Asked if the process proved torturous for her work on the cast’s hair, Friend says it did. “But the one thing you have to respect is the element of water. It’s real. It’s heavy, it moves and it’s alive,” she adds. “You have to respect it.”

Set after the events of 2018’s “Black Panther” – as well as 2019’s “Avengers: Endgame” – “Black Panther: Wakanda Forever” expands the scope and scale of the original film all while the franchise’s familiar characters are grappling with the death of Wakandan king T’Challa, an experience that mirrored the mourning period for the cast after the death of Chadwick Boseman. For Friend, processing that loss was reflected in the hairstyles – particularly for Shuri (Letitia Wright), who eventually picks up the mantel of Black Panther, and Queen Ramonda (Angela Bassett), who tries to hold Wakanda together after the death of her son.
“The thing we really talked about at the beginning with [director] Ryan [Coogler] was in West African culture when there’s been a death and when you’re in mourning, you will cut your hair off,” Friend says. “So the idea behind it was what happens if Shuri had Ramonda cut their hair off? How will we see them after that whole process happened? So that’s where we landed on the look for both the ladies.”
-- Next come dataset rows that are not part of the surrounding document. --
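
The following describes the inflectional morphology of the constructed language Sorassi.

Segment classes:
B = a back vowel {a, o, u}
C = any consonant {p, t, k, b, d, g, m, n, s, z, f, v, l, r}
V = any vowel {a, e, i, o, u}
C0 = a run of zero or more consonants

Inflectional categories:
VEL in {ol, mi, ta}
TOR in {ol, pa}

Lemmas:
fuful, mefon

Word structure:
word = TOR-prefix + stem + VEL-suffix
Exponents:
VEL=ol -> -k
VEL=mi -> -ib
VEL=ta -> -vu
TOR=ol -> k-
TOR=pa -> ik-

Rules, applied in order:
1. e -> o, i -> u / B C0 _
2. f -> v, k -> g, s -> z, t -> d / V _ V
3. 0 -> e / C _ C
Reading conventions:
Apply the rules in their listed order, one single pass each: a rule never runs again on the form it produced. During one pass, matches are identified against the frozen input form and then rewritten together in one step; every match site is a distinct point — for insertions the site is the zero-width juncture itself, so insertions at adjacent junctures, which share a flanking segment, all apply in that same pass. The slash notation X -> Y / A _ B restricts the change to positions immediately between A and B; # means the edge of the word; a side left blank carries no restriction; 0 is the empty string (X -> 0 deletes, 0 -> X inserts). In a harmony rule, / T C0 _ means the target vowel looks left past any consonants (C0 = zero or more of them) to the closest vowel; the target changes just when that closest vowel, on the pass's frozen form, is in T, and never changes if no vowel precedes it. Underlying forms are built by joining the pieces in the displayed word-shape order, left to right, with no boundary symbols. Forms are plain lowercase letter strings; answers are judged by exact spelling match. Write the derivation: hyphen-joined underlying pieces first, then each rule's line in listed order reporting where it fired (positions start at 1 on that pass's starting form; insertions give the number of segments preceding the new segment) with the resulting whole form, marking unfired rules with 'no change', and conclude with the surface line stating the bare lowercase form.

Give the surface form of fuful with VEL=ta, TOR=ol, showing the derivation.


underlying: k-fuful-vu
1. e -> o, i -> u / B C0 _: no change
2. f -> v, k -> g, s -> z, t -> d / V _ V: fires at position(s) 4: kfuvulvu
3. 0 -> e / C _ C: inserts after position(s) 1, 6: kefuvulevu
surface: kefuvulevu


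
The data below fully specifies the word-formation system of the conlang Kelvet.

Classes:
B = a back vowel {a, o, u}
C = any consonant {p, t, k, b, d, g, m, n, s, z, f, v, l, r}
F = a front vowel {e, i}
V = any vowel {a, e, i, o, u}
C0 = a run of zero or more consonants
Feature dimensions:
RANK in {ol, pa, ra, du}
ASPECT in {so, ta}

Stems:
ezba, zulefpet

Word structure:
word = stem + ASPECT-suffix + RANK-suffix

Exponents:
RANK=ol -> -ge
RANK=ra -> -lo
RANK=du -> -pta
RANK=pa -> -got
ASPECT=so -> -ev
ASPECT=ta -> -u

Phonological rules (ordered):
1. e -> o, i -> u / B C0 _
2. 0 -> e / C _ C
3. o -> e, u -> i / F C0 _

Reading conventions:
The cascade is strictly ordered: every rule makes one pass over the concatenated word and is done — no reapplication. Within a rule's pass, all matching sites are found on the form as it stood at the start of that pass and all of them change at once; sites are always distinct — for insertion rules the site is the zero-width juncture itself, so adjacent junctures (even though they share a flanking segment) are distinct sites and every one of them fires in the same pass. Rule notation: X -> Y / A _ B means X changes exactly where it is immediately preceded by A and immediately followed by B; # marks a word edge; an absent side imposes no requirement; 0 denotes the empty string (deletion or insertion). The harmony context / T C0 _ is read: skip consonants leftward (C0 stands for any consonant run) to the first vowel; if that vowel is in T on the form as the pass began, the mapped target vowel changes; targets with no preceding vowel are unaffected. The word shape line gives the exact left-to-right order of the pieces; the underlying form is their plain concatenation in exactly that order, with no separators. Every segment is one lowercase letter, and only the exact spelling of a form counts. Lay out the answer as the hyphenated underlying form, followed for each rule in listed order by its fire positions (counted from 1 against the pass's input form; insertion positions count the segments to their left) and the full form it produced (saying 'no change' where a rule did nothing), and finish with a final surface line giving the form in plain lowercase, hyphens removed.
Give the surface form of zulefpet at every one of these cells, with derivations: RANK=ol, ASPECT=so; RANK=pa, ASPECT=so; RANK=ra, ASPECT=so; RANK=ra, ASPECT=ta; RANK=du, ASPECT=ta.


cell RANK=ol, ASPECT=so:
underlying: zulefpet-ev-ge
1. e -> o, i -> u / B C0 _: fires at position(s) 4: zulofpetevge
2. 0 -> e / C _ C: inserts after position(s) 5, 10: zulofepetevege
3. o -> e, u -> i / F C0 _: no change
surface: zulofepetevege

cell RANK=pa, ASPECT=so:
underlying: zulefpet-ev-got
1. e -> o, i -> u / B C0 _: fires at position(s) 4: zulofpetevgot
2. 0 -> e / C _ C: inserts after position(s) 5, 10: zulofepetevegot
3. o -> e, u -> i / F C0 _: fires at position(s) 14: zulofepeteveget
surface: zulofepeteveget

cell RANK=ra, ASPECT=so:
underlying: zulefpet-ev-lo
1. e -> o, i -> u / B C0 _: fires at position(s) 4: zulofpetevlo
2. 0 -> e / C _ C: inserts after position(s) 5, 10: zulofepetevelo
3. o -> e, u -> i / F C0 _: fires at position(s) 14: zulofepetevele
surface: zulofepetevele

cell RANK=ra, ASPECT=ta:
underlying: zulefpet-u-lo
1. e -> o, i -> u / B C0 _: fires at position(s) 4: zulofpetulo
2. 0 -> e / C _ C: inserts after position(s) 5: zulofepetulo
3. o -> e, u -> i / F C0 _: fires at position(s) 10: zulofepetilo
surface: zulofepetilo

cell RANK=du, ASPECT=ta:
underlying: zulefpet-u-pta
1. e -> o, i -> u / B C0 _: fires at position(s) 4: zulofpetupta
2. 0 -> e / C _ C: inserts after position(s) 5, 10: zulofepetupeta
3. o -> e, u -> i / F C0 _: fires at position(s) 10: zulofepetipeta
surface: zulofepetipeta


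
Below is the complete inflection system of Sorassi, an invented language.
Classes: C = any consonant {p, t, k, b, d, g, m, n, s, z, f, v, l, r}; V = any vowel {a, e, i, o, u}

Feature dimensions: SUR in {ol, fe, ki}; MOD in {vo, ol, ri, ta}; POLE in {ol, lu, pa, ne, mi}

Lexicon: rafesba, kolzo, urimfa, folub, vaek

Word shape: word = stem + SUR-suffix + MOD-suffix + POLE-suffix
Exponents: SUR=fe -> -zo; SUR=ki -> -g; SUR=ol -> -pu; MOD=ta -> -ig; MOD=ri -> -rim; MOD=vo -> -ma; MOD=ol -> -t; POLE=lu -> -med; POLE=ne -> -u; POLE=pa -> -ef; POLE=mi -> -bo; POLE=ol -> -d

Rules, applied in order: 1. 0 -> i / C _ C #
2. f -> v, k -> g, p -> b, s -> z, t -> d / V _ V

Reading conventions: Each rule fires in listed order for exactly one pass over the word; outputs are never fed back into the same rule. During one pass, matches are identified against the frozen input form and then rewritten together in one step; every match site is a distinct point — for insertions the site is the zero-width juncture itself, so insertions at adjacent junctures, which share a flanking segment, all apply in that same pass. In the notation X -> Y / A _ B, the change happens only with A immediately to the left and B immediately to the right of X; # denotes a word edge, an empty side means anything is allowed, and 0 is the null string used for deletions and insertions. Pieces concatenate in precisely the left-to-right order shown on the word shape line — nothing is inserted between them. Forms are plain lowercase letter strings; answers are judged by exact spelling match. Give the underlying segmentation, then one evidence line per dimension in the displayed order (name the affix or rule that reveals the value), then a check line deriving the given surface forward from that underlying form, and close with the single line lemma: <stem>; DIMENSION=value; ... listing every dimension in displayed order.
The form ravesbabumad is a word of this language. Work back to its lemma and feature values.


underlying: rafesba-pu-ma-d
SUR=ol - signalled by the affix -pu
MOD=vo - signalled by the affix -ma
POLE=ol - signalled by the affix -d
check: rafesbapumad -> rafesbapumad -> ravesbabumad
lemma: rafesba; SUR=ol; MOD=vo; POLE=ol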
She adds, “With Shuri, you’re seeing a woman who was coming of age. She’s been thrust into a position that she didn’t know what she was getting into. She has to become a leader very much overnight. Where in the first movie, she was like the younger sister. She was joking around; here, we saw somebody who as a woman has really matured and stepped into her role.”
The “Wakanda Forever” production was massive, Friend and Harlow say – and the work that went into creating the hair and makeup was not only complex to apply but also took hours to clean up at the end of the day’s shooting.
“It’s a whole big machine that people don’t see in the background [to make these movies],” Friend says. “But one thing I love is when we saw them underwater in the finished film, it was absolutely magical. And it took my breath away to see it because we don’t ever get to see it like what you actually see in the movie.”

“Black Panther: Wakanda Forever” is out now.